Besides its longstanding ISA99 standard, the ISA's Security Compliance Institute (ISCI) recently developed and launched its ISASecure Certification program.
"ISCI is a consortium of asset owners, suppliers and industry organizations formed in 2007 under the ISA Automation Standards Compliance Institute (ASCI)," says Leigh Weber, CISSP, senior security engineer at exida Consulting in Sellerville, Pa. "Its mission is to establish a set of well-engineered specifications and processes for testing and certifying critical control systems products, as well as decrease the time, cost and risk of developing, acquiring, and deploying control systems by establishing a collaborative industry-based program among asset owners, suppliers and other stakeholders."
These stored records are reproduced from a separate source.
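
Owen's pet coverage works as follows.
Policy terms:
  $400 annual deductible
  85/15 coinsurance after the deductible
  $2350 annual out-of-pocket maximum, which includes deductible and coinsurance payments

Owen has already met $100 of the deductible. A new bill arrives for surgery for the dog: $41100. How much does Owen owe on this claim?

$100 of the $400 deductible is already met, leaving $300.
After the $300 deductible portion, $41100 − $300 = $40800 is subject to coinsurance.
Owner's 15% share of $40800 is $6120.
Owner responsibility before any cap: $300 + $6120 = $6420.
That would bring total out-of-pocket to $6520, past the $2350 cap. The owner is capped at $2350 − $100 = $2250 on this claim.

$2250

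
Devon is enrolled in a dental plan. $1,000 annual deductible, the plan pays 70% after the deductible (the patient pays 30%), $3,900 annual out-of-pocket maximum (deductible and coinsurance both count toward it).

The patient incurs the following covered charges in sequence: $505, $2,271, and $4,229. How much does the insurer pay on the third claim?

$2,960.30

Claim 1 ($505): all of it applies to the deductible. Patient pays $505; OOP now $505. Insurer: $505 − $505 = $0.
Claim 2 ($2,271): deductible takes $495, $1,776 remains; coinsurance $1,776 × 30% = $532.80. Cost to patient: $1,027.80. OOP to date $1,532.80. Insurer: $2,271 − $1,027.80 = $1,243.20.
Claim 3 ($4,229): deductible met; 30% of $4,229 = $1,268.70. Cost to patient: $1,268.70. OOP to date $2,801.50. Plan pays $4,229 − $1,268.70 = $2,960.30.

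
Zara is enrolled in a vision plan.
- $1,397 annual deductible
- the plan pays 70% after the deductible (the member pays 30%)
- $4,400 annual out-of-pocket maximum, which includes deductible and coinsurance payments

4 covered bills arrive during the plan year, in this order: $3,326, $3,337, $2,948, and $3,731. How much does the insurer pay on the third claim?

Claim 1 ($3,326): $1,397 finishes the deductible; $1,929 goes to coinsurance; coinsurance $1,929 × 30% = $578.70. Cost to member: $1,975.70. OOP to date $1,975.70. Plan pays $3,326 − $1,975.70 = $1,350.30.
Claim 2 ($3,337): deductible met; 30% of $3,337 = $1,001.10. Member owes $1,001.10 (running OOP $2,976.80). Plan pays $3,337 − $1,001.10 = $2,335.90.
Claim 3 ($2,948): deductible already satisfied, so member's share is 30% × $2,948 = $884.40. Member owes $884.40 (running OOP $3,861.20). Insurer: $2,948 − $884.40 = $2,063.60.

$2,063.60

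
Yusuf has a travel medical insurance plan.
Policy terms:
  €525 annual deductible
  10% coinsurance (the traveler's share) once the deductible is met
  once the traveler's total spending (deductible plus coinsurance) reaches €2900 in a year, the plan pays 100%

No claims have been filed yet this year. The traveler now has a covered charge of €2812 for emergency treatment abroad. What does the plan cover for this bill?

€2058.30

Nothing has been paid toward the €525 deductible, so the first €525 of this charge is applied there.
The remaining €2287 (= €2812 − €525) moves to coinsurance.
10% of €2287 = €228.70 falls to the traveler.
So the traveler owes €525 + €228.70 = €753.70 before any cap.
Year-to-date out-of-pocket becomes €0 + €753.70 = €753.70, still under the €2900 maximum, so no cap applies.
Insurer pays the balance: €2812 − €753.70 = €2058.30.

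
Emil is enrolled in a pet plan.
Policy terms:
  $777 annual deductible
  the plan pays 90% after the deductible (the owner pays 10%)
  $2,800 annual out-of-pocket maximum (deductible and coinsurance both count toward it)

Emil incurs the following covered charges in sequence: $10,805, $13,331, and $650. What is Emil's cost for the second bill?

$1,020.20

Bill 1, $10,805: $777 finishes the deductible; $10,028 goes to coinsurance; 10% of $10,028 = $1,002.80. Owner owes $1,779.80 (running OOP $1,779.80).
Bill 2, $13,331: deductible already satisfied, so owner's share is 10% × $13,331 = $1,333.10. That would push OOP to $3,112.90, over the $2,800 cap, so owner pays $2,800 − $1,779.80 = $1,020.20.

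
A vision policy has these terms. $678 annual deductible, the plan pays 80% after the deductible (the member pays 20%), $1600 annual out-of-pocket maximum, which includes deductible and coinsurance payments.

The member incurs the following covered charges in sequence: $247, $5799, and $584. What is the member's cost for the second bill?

#1 ($247): fully absorbed by the deductible. Cost to member: $247. OOP to date $247.
#2 ($5799): deductible takes $431, $5368 remains; 20% of $5368 = $1073.60. Together that's $431 + $1073.60 = $1504.60. That would push OOP to $1751.60, over the $1600 cap, so member pays $1600 − $247 = $1353.

$1353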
Similar to well-know safety integrity level (SIL) certifications, ISASecure is a recognizable designation that suppliers can achieve for their products by allowing them to be thoroughly tested.
ISASecure is an Embedded Device Security Assurance (EDSA) certification, and its evaluation process has three steps. A supplier submits device to an ANSI A-CLASS charted lab, and the lab:
- Physically evaluates device for functional security (FSA)
- Conducts communication robustness test (CRT) using ISCI-approved test tools; and
- Completes supplier audit (SDSA) on software development practices.
"These devices get every kind of malformed bit stream thrown at them to see, and then the lab sees if they're still standing when it's over," adds Weber. "Then, the lab issues a final assessment report and certification upon successful test and audit. The next step is for ISASecure is System Security Assurance to look at security across whole systems, and it's being developed now."